Figures released by the Central Statistics Office (CSO) yesterday showed prices rose 0.4% in August – the first hike since September last year – driven by higher clothing, mortgage and petrol costs.

Experts are also warning homeowners are facing the prospect of increased mortgage costs despite the European Central Bank (ECB) indicating it would not increase interest rates until at least next year.

Alan McQuaid of Bloxham stockbrokers said mortgage costs are set to rise, irrespective of what the ECB does with official interest rates.

“Average mortgage rates in Ireland are now among the lowest in Europe. This is of particular concern for the profitability of Irish banks given the high loan/deposit ratio across the sector.

“It appears inevitable that margins will have to be increased to balance the banks’ cost of funding,” said Mr McQuaid.

In July, Permanent tsb increased its standard variable rate for customers by 0.5%.

Director of the Irish Mortgage Corporation, Frank Conway, said this move will likely be copied by other banks in the coming months.

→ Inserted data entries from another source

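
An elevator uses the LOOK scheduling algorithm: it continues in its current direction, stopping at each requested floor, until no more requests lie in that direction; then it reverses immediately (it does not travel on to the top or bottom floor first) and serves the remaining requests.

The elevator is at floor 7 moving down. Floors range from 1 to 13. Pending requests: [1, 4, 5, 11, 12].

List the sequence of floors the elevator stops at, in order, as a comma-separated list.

Answer: 5, 4, 1, 11, 12

Derivation:
Current: 7, moving DOWN
Serve below first (descending): [5, 4, 1]
Then reverse, serve above (ascending): [11, 12]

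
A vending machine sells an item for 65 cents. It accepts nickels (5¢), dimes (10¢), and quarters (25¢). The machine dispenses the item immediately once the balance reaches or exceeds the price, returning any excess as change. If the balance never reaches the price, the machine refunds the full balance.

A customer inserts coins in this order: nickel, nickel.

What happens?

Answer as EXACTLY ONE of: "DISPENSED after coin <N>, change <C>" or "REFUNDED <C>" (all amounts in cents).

Price: 65¢
Coin 1 (nickel, 5¢): balance = 5¢
Coin 2 (nickel, 5¢): balance = 10¢
All coins inserted, balance 10¢ < price 65¢ → REFUND 10¢

Answer: REFUNDED 10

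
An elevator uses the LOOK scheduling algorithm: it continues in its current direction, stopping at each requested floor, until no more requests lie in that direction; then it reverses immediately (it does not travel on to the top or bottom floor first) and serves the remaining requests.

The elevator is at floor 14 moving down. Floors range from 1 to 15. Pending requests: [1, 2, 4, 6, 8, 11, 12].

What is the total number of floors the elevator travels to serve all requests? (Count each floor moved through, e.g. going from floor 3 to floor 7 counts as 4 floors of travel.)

Start at floor 14 moving down, LOOK stop order: [12, 11, 8, 6, 4, 2, 1]
  14 → 12: |12-14| = 2, total = 2
  12 → 11: |11-12| = 1, total = 3
  11 → 8: |8-11| = 3, total = 6
  8 → 6: |6-8| = 2, total = 8
  6 → 4: |4-6| = 2, total = 10
  4 → 2: |2-4| = 2, total = 12
  2 → 1: |1-2| = 1, total = 13

Answer: 13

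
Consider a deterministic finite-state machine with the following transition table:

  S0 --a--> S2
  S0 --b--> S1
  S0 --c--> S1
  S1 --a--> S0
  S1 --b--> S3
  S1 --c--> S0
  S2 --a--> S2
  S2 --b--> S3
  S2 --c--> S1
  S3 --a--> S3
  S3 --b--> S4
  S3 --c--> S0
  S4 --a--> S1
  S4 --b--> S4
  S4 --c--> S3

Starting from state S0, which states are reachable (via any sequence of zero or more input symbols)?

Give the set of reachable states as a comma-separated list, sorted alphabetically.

BFS from S0:
  visit S0: S0--a-->S2 (new), S0--b-->S1 (new), S0--c-->S1 (seen)
  visit S2: S2--a-->S2 (seen), S2--b-->S3 (new), S2--c-->S1 (seen)
  visit S1: S1--a-->S0 (seen), S1--b-->S3 (seen), S1--c-->S0 (seen)
  visit S3: S3--a-->S3 (seen), S3--b-->S4 (new), S3--c-->S0 (seen)
  visit S4: S4--a-->S1 (seen), S4--b-->S4 (seen), S4--c-->S3 (seen)

Answer: S0, S1, S2, S3, S4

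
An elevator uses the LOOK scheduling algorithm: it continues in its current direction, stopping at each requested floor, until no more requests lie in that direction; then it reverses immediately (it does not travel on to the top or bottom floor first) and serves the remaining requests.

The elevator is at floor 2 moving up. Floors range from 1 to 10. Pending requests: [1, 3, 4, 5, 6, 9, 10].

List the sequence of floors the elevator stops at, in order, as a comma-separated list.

Answer: 3, 4, 5, 6, 9, 10, 1

Derivation:
Current: 2, moving UP
Serve above first (ascending): [3, 4, 5, 6, 9, 10]
Then reverse, serve below (descending): [1]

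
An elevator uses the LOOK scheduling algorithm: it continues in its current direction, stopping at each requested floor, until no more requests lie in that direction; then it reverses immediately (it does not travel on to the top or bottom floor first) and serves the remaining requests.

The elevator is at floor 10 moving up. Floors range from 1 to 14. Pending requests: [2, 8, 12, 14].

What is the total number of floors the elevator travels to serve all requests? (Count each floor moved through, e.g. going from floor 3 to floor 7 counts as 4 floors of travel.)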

He said for new mortgage holders, some banks have already increased their interest rates significantly.

Ulster Bank economist Lynsey Clemenger said with the mortgage rate reductions over and with crude oil prices well off their lows reached earlier in the year, monthly price falls in the remaining months of the year will be increasingly harder to come by.

According to the CSO, prices rose 0.4% in August from the previous month and fell 5.9% from a year earlier.

Food prices fell 1% in August from the previous month and were down 4.8% from a year earlier.

The cost of clothes and footwear rose 3.4% on the month and were down 13.2% in the year. Petrol prices rose 1.7% in the month.

Meanwhile, Tesco confirmed that from Monday, September 20, it is ending its euro-sterling price parity offer on clothing.

It will instead offer clothes at a rate of £1/€1.15, which it said is reflective of market conditions.

Tesco announced in March that shoppers would be able to buy clothes at the sterling price but in euro. The move was designed to stop shoppers heading to the North for their clothes.

At the time, Tesco said this initiative would be a “long-term” investment.